A condition d’avoir pu passer les barrières de la plate forme téléphonique, des employés d’accueil qui renvoient votre problème à plus tard ou vous demandent d’écrire (un courrier qui souvent n’est pas lu ou pas enregistré à temps, alors que les courriers automatiques de radiations sont déjà partis, par exemple). Mais on tombe parfois sur les revêches, les coincés et ceux qui pensent que vous profitez de la situation.

Les administrations seraient-elles devenues de grosses machines incontrôlables où plus personne n’est responsable de ce qui se passe et où l’on laisse sous entendre de façon pernicieuse que vous êtes forcément un profiteur, un paresseux, voire un escroc !?…

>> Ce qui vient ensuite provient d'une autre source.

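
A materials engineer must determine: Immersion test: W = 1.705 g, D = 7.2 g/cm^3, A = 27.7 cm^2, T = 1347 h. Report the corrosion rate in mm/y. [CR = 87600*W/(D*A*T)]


Apply the mm/y weight-loss relation: CR = 87600 * W / (D * A * T)
Numerator: 87600 * 1.705 = 149358.0
Denominator: 7.2 * 27.7 * 1347 = 268645.68
CR = 149358.0 / 268645.68 = 0.555967 mm/y

0.555967 mm/y


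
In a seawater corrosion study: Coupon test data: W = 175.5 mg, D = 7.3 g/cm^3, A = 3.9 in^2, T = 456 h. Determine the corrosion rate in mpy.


Apply the mpy weight-loss relation: CR = 534 * W / (D * A * T)
Numerator: 534 * 175.5 = 93717.0
Denominator: 7.3 * 3.9 * 456 = 12982.32
CR = 93717.0 / 12982.32 = 7.21882 mpy

7.21882 mpy


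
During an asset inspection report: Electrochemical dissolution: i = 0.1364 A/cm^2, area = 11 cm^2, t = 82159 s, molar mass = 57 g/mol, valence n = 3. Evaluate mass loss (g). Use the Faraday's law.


Apply Faraday's law: m = i*A*t*M / (n*F)
Total charge passed Q = i*A*t = 0.1364*11*82159 = 123271.3636 C
m = Q*M/(n*F) = 123271.3636*57/(3*96485) = 24.275 g

24.275 g


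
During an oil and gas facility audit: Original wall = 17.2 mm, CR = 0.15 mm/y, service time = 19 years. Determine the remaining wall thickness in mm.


Remaining wall = original − CR × time
t = 17.2 − 0.15*19 = 17.2 − 2.85 = 14.35 mm

14.35 mm


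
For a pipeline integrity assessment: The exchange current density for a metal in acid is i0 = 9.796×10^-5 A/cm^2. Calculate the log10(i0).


i0 = 9.796×10^-5 A/cm^2
log10(i0) = -4.009

-4.009


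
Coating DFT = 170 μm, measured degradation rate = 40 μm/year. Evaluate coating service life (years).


Service life = thickness / degradation rate
Life = 170 / 40 = 4.3 years

4.3 years


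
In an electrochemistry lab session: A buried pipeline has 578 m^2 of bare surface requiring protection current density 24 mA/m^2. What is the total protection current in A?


I = area * current density, then convert mA → A (÷1000)
I = 578 * 24 / 1000 = 13.87 A

13.87 A


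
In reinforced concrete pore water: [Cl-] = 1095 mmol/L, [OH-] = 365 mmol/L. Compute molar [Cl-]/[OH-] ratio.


Threshold parameter = [Cl-] / [OH-] (molar basis; both in mmol/L, so units cancel)
Ratio = 1095 / 365 = 3.0

3.0


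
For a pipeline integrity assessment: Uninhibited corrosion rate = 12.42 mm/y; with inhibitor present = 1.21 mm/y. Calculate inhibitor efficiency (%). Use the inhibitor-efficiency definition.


Apply the inhibitor-efficiency definition: IE = (CR_blank − CR_inh)/CR_blank × 100
IE = (12.42 − 1.21) / 12.42 × 100
IE = 11.21 / 12.42 × 100 = 90.3 %

90.3 %


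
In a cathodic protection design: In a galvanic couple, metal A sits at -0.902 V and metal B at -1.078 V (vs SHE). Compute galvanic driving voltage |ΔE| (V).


Driving voltage is the absolute potential difference.
|ΔE| = |-0.902 − (-1.078)| = 0.176 V

0.176 V


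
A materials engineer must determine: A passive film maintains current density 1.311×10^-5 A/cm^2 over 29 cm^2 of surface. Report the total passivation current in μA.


I = i_pass * A, then convert A → μA (×10^6)
I = 1.311×10^-5 * 29 * 10^6 = 380.19 μA

380.19 μA


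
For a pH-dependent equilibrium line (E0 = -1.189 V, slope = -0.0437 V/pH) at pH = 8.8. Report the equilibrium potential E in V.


Apply the Pourbaix line equation: E = E0 + slope*pH
E = -1.189 + (-0.0437)*8.8 = -1.189 + (-0.38456) = -1.57356 V
Rounded to 3 decimal places: E = -1.574 V

-1.574 V


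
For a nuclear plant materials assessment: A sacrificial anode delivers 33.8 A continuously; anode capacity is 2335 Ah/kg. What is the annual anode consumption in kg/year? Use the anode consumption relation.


Annual consumption = current * hours per year / capacity
Rate = 33.8 * 8760 / 2335 = 126.8 kg/year

126.8 kg/year


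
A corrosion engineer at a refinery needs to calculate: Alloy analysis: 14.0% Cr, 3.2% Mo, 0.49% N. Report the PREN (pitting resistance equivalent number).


Apply the PREN formula: PREN = Cr + 3.3*Mo + 16*N
PREN = 14.0 + 3.3*3.2 + 16*0.49
PREN = 14.0 + 10.56 + 7.84 = 32.4

32.4


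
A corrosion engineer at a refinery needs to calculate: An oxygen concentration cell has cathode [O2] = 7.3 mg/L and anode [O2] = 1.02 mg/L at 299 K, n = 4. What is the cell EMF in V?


Apply the Nernst concentration-cell relation: E = (RT/nF)*ln(C_cathode/C_anode)
RT/nF = 8.314*299/(4*96485) = 0.00644112 V
ln(7.3/1.02) = 1.96807
E = 0.00644112 * 1.96807 = 0.01268 V

0.01268 V


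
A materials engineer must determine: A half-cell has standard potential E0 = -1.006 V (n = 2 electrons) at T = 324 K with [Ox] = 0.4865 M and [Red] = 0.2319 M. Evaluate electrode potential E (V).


Apply the Nernst equation: E = E0 + (RT/nF)*ln([Ox]/[Red])
Step 1: RT/nF = 8.314*324/(2*96485) = 0.01395935 V
Step 2: [Ox]/[Red] = 0.4865/0.2319 = 2.097887
Step 3: ln(2.097887) = 0.740931
Step 4: correction = 0.01395935 * 0.740931 = 0.0103 V
E = -1.006 + 0.0103 = -0.9957 V

-0.9957 V


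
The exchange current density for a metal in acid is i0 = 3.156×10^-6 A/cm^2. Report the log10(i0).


i0 = 3.156×10^-6 A/cm^2
log10(i0) = -5.501

-5.501


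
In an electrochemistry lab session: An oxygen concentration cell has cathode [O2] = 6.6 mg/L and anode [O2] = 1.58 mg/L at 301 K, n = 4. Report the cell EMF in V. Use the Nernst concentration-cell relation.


Apply the Nernst concentration-cell relation: E = (RT/nF)*ln(C_cathode/C_anode)
RT/nF = 8.314*301/(4*96485) = 0.0064842 V
ln(6.6/1.58) = 1.42964
E = 0.0064842 * 1.42964 = 0.00927 V

0.00927 V


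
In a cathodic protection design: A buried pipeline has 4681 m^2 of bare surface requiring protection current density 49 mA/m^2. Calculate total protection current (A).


I = area * current density, then convert mA → A (÷1000)
I = 4681 * 49 / 1000 = 229.37 A

229.37 A


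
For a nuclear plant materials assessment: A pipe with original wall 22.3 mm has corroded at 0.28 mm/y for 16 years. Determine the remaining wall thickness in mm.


Remaining wall = original − CR × time
t = 22.3 − 0.28*16 = 22.3 − 4.48 = 17.82 mm

17.82 mm


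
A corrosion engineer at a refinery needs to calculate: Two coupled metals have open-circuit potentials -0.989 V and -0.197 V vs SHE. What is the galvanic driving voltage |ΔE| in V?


Driving voltage is the absolute potential difference.
|ΔE| = |-0.989 − (-0.197)| = 0.792 V

0.792 V


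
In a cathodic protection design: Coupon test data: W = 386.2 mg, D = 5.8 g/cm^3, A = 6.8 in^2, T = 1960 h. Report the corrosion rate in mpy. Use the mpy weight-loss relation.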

Les médiateurs de la République, ces personnes que l’on trouvent dans les mairies ou les préfectures sont chargées de régler les rapports bloqués et les conflits qui ne manquent pas de se produire entre le public et les administrations françaises.

Le médiateur principal a produit un dossier accablant sur les rapports déshumanisés, sur ces fameuses plates-formes téléphoniques où le public n’est jamais écouté ni les demandes prises en considération. Elles ne servent qu’à canaliser les rares individus agressifs dont les employés de la Sécu ou de Pôle emploi ont si peur.

Mais la plupart des personnes en difficulté gardent leur calme , même si elles se sentent mal considérées, mal accueillies : tant de maltraitance et de mépris vis-à-vis de ceux que l’on pourrait nommer les plus « fragiles » mais qu’il faut plutôt appeler les plus « forts » parce qu’il faut beaucoup de force, de courage et de résistance pour se faire entendre et pour survivre dans de telles conditions !!!